Lately when I take a walk at night I have the impression that I am walking down a massive set of stairs and that my arms are softly flapping a small pair of cheap novelty chicken wings. I could be walking uphill and the sensation is still the same. My arms swing in their usual day-metered rhythm still the sensation sneaks in somewhere between the truth of the motion and consciousness of the movement. I have no memory to link this to. I do not recall ever dressing as a bird and walking down a huge set of stairs at night but the impression is there, assembled from a diverse array of physical or muscle memories. 

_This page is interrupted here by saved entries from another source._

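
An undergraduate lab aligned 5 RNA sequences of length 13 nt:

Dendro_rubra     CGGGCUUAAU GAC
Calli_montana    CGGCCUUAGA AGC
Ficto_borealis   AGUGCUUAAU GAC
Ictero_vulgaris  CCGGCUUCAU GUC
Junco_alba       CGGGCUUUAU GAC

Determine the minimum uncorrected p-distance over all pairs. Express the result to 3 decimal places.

0.077

Pairwise Hamming distances:
  Dendro_rubra vs Calli_montana: 5
  Dendro_rubra vs Ficto_borealis: 2
  Dendro_rubra vs Ictero_vulgaris: 3
  Dendro_rubra vs Junco_alba: 1
  Calli_montana vs Ficto_borealis: 7
  Calli_montana vs Ictero_vulgaris: 7
  Calli_montana vs Junco_alba: 6
  Ficto_borealis vs Ictero_vulgaris: 5
  Ficto_borealis vs Junco_alba: 3
  Ictero_vulgaris vs Junco_alba: 3
The smallest is 1 mismatch, between Dendro_rubra and Junco_alba; p = 1/13 = 0.077.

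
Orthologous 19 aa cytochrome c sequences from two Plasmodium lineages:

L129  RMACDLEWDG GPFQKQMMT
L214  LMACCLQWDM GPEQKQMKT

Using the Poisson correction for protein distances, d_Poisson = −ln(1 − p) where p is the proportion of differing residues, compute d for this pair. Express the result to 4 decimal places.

Mismatches occur at site 1 (R/L), site 5 (D/C), site 7 (E/Q), site 10 (G/M), site 13 (F/E), site 18 (M/K).
p = 6/19 = 0.315789.
d = −ln(1 − 0.315789) = −ln(0.684211) = 0.3795.

0.3795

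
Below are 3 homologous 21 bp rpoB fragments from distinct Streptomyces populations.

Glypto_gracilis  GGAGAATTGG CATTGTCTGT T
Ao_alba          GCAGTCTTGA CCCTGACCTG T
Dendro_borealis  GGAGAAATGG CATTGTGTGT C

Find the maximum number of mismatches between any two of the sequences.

13

Pairwise Hamming distances:
  Glypto_gracilis vs Ao_alba: 10
  Glypto_gracilis vs Dendro_borealis: 3
  Ao_alba vs Dendro_borealis: 13
The largest is 13, between Ao_alba and Dendro_borealis.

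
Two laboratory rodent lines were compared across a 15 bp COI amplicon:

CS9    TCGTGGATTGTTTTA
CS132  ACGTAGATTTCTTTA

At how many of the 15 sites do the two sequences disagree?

4

Mismatches occur at site 1 (T↔A), site 5 (G↔A), site 10 (G↔T), site 11 (T↔C).
That gives 4 mismatches out of 15 aligned sites, so the Hamming distance is 4.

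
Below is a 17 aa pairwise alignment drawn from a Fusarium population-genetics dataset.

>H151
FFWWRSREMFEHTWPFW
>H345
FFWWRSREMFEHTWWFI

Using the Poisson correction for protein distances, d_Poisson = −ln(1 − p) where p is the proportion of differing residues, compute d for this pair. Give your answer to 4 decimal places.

0.1252

The sequences differ at positions 15 (P/W), 17 (W/I).
p = 2/17 = 0.117647.
d = −ln(1 − 0.117647) = −ln(0.882353) = 0.1252.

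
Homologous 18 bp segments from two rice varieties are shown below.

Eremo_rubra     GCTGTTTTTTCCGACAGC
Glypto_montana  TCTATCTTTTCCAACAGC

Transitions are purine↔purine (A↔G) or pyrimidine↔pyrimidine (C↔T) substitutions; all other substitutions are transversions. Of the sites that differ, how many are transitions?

Differing sites — 1:G/T (Tv); 4:G/A (Ti); 6:T/C (Ti); 13:G/A (Ti).
Of the 4 differences, 3 transitions and 1 transversion, so the answer is 3.

3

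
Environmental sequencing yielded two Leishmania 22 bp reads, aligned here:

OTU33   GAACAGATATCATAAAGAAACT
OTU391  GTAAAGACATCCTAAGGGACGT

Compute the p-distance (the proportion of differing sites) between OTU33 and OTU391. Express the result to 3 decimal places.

Mismatches occur at site 2 (A→T), site 4 (C→A), site 8 (T→C), site 12 (A→C), site 16 (A→G), site 18 (A→G), site 20 (A→C), site 21 (C→G).
There are 8 differences over 22 sites, so p = 8/22 = 0.364.

0.364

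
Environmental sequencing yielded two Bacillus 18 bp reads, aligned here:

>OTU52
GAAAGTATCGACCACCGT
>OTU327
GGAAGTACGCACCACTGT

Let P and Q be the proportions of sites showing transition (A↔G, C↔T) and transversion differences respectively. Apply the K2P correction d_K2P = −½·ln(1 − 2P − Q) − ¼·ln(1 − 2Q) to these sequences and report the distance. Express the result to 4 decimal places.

0.3567

Mismatches occur at site 2 (A→G, transition), site 8 (T→C, transition), site 9 (C→G, transversion), site 10 (G→C, transversion), site 16 (C→T, transition).
Of the 5 differences, 3 transitions and 2 transversions over 18 sites: P = 3/18 = 0.166667, Q = 2/18 = 0.111111.
d = −0.5·ln(0.555555) − 0.25·ln(0.777778) = −0.5·(-0.587788) − 0.25·(-0.251314) = 0.3567.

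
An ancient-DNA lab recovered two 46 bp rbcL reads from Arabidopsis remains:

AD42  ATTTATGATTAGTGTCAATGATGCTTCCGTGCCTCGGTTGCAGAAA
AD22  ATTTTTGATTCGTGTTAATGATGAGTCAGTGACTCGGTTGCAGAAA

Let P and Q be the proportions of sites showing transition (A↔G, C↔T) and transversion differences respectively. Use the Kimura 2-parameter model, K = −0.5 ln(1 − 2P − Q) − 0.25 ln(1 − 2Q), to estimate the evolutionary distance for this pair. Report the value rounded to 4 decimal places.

0.1711

Differing sites — 5:A/T (Tv); 11:A/C (Tv); 16:C/T (Ti); 24:C/A (Tv); 25:T/G (Tv); 28:C/A (Tv); 32:C/A (Tv).
Of the 7 differences, 1 transition and 6 transversions over 46 sites: P = 1/46 = 0.021739, Q = 6/46 = 0.130435.
d = −0.5·ln(0.826087) − 0.25·ln(0.739130) = −0.5·(-0.191055) − 0.25·(-0.302281) = 0.1711.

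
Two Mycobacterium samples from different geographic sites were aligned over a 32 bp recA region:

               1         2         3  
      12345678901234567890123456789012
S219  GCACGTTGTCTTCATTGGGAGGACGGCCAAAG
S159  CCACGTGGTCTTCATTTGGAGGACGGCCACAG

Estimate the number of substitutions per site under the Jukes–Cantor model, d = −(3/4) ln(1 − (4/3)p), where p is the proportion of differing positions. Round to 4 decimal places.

Mismatches occur at site 1 (G↔C), site 7 (T↔G), site 17 (G↔T), site 30 (A↔C).
p = 4/32 = 0.125000.
d = −0.75 · ln(1 − (4/3)·0.125000) = −0.75 · ln(0.833333) = −0.75 · (-0.182322) = 0.1367.

0.1367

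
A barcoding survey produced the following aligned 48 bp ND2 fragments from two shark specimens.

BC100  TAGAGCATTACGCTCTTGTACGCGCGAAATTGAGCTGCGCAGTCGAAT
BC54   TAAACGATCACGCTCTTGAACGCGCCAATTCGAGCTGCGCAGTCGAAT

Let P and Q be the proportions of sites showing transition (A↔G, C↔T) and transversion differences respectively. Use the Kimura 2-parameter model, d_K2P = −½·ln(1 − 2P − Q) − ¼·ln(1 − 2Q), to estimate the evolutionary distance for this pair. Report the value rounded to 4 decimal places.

The sequences differ at positions 3 (G/A, transition), 5 (G/C, transversion), 6 (C/G, transversion), 9 (T/C, transition), 19 (T/A, transversion), 26 (G/C, transversion), 29 (A/T, transversion), 31 (T/C, transition).
Of the 8 differences, 3 transitions and 5 transversions over 48 sites: P = 3/48 = 0.062500, Q = 5/48 = 0.104167.
d = −0.5·ln(0.770833) − 0.25·ln(0.791666) = −0.5·(-0.260284) − 0.25·(-0.233616) = 0.1885.

0.1885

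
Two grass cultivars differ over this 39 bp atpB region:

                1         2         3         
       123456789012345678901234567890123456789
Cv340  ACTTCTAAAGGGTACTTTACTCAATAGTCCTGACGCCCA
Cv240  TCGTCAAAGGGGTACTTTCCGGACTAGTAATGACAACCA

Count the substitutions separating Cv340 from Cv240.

12

The sequences differ at positions 1 (A/T), 3 (T/G), 6 (T/A), 9 (A/G), 19 (A/C), 21 (T/G), 22 (C/G), 24 (A/C), 29 (C/A), 30 (C/A), 35 (G/A), 36 (C/A).
That gives 12 mismatches out of 39 aligned sites, so the Hamming distance is 12.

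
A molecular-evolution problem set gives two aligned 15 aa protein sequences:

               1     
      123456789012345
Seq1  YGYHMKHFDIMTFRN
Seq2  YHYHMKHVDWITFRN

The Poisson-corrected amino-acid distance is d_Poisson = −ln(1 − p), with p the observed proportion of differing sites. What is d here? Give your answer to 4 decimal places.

0.3102

Differing sites — 2:G/H; 8:F/V; 10:I/W; 11:M/I.
p = 4/15 = 0.266667.
d = −ln(1 − 0.266667) = −ln(0.733333) = 0.3102.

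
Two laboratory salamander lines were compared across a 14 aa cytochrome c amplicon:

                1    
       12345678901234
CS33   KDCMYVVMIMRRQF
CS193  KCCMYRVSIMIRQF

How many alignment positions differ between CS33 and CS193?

4

Mismatches occur at site 2 (D↔C), site 6 (V↔R), site 8 (M↔S), site 11 (R↔I).
That gives 4 mismatches out of 14 aligned sites, so the Hamming distance is 4.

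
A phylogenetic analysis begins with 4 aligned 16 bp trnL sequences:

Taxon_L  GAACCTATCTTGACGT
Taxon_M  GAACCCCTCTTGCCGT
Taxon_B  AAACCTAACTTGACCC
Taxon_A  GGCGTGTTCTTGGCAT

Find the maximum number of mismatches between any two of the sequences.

11

Pairwise Hamming distances:
  Taxon_L vs Taxon_M: 3
  Taxon_L vs Taxon_B: 4
  Taxon_L vs Taxon_A: 8
  Taxon_M vs Taxon_B: 7
  Taxon_M vs Taxon_A: 8
  Taxon_B vs Taxon_A: 11
The largest is 11, between Taxon_B and Taxon_A.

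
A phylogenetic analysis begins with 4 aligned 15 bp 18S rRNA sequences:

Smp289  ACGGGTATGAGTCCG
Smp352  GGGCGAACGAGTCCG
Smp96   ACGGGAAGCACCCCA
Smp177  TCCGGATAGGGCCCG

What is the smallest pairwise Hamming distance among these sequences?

5

Pairwise Hamming distances:
  Smp289 vs Smp352: 5
  Smp289 vs Smp96: 6
  Smp289 vs Smp177: 7
  Smp352 vs Smp96: 8
  Smp352 vs Smp177: 8
  Smp96 vs Smp177: 8
The smallest is 5, between Smp289 and Smp352.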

Some time ago, I was living in Washington Heights where a huge set of stairs are set and connect to 181st street. Down those stairs to the subway each morning and up those stairs home each night. They were massive and made of concrete. The paint long worn away from the steel tubing that ran as rails up the center and sides of the stairs.  Climbing one morning, after grabbing coffee and the Times, my hand idly gliding above the rail, the oxidation and subsequent polish by hand oils of the steel reminded me of a piece of playground equipment from my elementary school that blurred with a kind of polygonal climbing structure from a park I used to play at and the two seemed inseparable until my hand grazed an overgrown bush and I recalled a hedge I used to pass every day that was filled with little pumpkin shaped berries. There was a scent of spice and dusty wood that the hedge emitted. I realized then that I had been living in Manhattan in the same location for over five years and that the duration of my stay was second only to the house I grew up in and how little prepared I was upon leaving home for the constant transition that would mark my life in college and after. A welter of memories unlocked there and I stared emptily at the overgrown bush. I was alone on the massive stairs but could sense the city's eye on me, but I stayed still there and seemed to cache the memories there- that bush, some unnamed city shrub that grows despite all odds out of arsenic, cigarette butts and urine, became an outpost - a lobby for my long gone home.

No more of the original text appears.